“Tunkie” Southerland is probably one of the better lawyers I know, but like me, he is so disorganized he spends half a morning looking for his files. He writes beautifully, though, and ghosts appellate briefs for a number of lawyers in Blackwell County.

Frank D’Angelo, a transplanted Yankee who couldn’t get into law school up North, knows a lot of bankruptcy, so he will come in handy, too.

“If you need some furniture,” Clan says, choking back a belch, “the building manager has a basement full of odds and ends that she’ll rent dirt cheap.”

It all seems too easy, but by 7 p.m. I’m the newest tenant of the Layman Building, and with the help of a janitor I possess some temporary office furniture. And by this time tomorrow I’ll have a telephone and my name on the directory.

Now, if I can just acquire more than one client….

Granted, my office looks like Goodwill South, but it will keep until I can drive around this weekend to some secondhand furniture stores.
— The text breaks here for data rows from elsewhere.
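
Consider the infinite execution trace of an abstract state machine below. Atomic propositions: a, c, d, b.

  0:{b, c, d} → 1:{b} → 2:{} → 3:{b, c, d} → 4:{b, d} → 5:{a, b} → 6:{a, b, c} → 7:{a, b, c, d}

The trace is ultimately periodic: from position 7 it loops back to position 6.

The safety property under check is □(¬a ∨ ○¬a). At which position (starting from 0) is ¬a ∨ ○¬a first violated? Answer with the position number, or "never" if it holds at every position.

Check ¬a ∨ ○¬a at each position in order: 0 ✓, 1 ✓, 2 ✓, 3 ✓, 4 ✓.
At position 5 the labels are {a, b} and the next position 6 has {a, b, c}, so ¬a ∨ ○¬a is false there. This is the first violation.

5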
I know I can get some halfway decent stuff if I’ll take the time to look. In the meantime, if I have any clients I can interview them in the conference room, which is only two doors from my office. Clan has told me to call the federal district court clerk’s office and put my name on the list for criminal appointments for indigent defendants.

The feds pay forty an hour, which is forty more than I’m getting on anything else except Chapman. I decide I will call when the phone is installed. I glance around the bare walls and realize my diplomas and other junk are at Mays amp; Burton, assuming they haven’t dumped them into the trash. I can pick them up first thing in the morning. I’ve had enough of the free-enterprise system today.